When I bought my D700 I didn't think I would ever want to do videos, but now I really want to shot some videos and make short film etc, my D700 does no video at all and I only have Lumix campact which shoots 720p@30fps. So what are my options? 

I can sell my D700 and get the 5D mark II and then buy an adapter so that I can use my Nikon lenses or I could wait for Nikon D800 which I hope will have 1080p@30fps.


----------



## Destin

You lose autofocus with the adapters. Don't go to the dark side man. SUPPOSEDLY the D800 will be announced this month, around the 24th. But I've heard that before many times. This time seems legit enough to believe though. I'd wait to see what Nikon has up their sleeve, it's going to be a sweet camera when it comes out.


----------



## joealcantar

Get a video camera. 
-
Shoot well, Joe


----------



## Patrice

You definitely should wait for the as yet unannounced and unspecified D800. What about the fantastic and as yet unheard of improvements the D800s is sure to have.

Seriously, if you want to do videos now you best go get a camera that does it.

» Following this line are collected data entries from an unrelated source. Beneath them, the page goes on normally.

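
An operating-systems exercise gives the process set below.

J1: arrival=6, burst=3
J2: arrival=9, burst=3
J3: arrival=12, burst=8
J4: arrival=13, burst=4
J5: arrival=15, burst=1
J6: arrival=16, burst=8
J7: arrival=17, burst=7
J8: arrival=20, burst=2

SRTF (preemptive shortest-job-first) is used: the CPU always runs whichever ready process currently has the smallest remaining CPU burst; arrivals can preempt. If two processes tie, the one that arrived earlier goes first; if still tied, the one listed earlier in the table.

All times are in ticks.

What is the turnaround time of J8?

2

Gantt: | idle 0-6 | J1 6-9 | J2 9-12 | J3 12-13 | J4 13-15 | J5 15-16 | J4 16-18 | J3 18-20 | J8 20-22 | J3 22-27 | J7 27-34 | J6 34-42 |
Completion: J1=9  J2=12  J3=27  J4=18  J5=16  J6=42  J7=34  J8=22
Turnaround (C−A): J1=3  J2=3  J3=15  J4=5  J5=1  J6=26  J7=17  J8=2
Turnaround(J8) = completion − arrival = 22 − 20 = 2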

With the d700 in short supply you are sure to get a reasonable price if you sell it.


----------



## sierramister

What you need is a D7000.  I'll trade my D7000 outright for your D700!


----------



## Patrice

sierramister said:


> What you need is a D7000.  I'll trade my D7000 outright for your D700!




I'll do one better, I'll go buy a new D7000 to trade him for his D700.


----------



## investmenttechnology

Destin said:


> You lose autofocus with the adapters.



Oh.. That rules out going to the Canon then... guess my best option is to wait for the D800 and shoot with my compact.


----------



## KmH

If you do get a D7000, or a D800, be sure and budget an addition few thousand dollars for all the accessories you'll need to actually shoot good video.
Double Barrel
Redrock Micro - DSLR Field Cinema Bundle

Don't forget all the audio, lighting, and grip gear you'll need too.

The level of technical savvy and photographic skills needed, increase about 5 fold.


----------



## 2WheelPhoto

Sell the D700 at the right price used and I'll hit.  

With my D7000 I'm tired of standing across the length of a back yard to shoot a portrait at 85mm. Can't get ride of it either though, at ball games the crop factor is nice with the 70-200 combined with the 7000's ISO performance.


----------



## billydoo73

joealcantar said:


> Get a video camera.



...agreed


----------



## Derrel

Get a video camera. And at least two good microphones. And some video editing software. And some audio mixing hardware and software. Should be able to get that for $4,200 or so.

If all you want to do is capture e-Bay quality video clips, use anything. If you want to make short films, as stated, add some cinematography lessons to the mix.


----------



## Crollo

Don't buy a photography camera with the intention of doing videgraphy. Come on. 
You will have to shell out a lot more for a full cinema camera with a decent sized sensor [Compared to a DSLR] but with damn good reason. It's MEANT for video work.


----------



## Big Mike

joealcantar said:


> Get a video camera.


:thumbup:


----------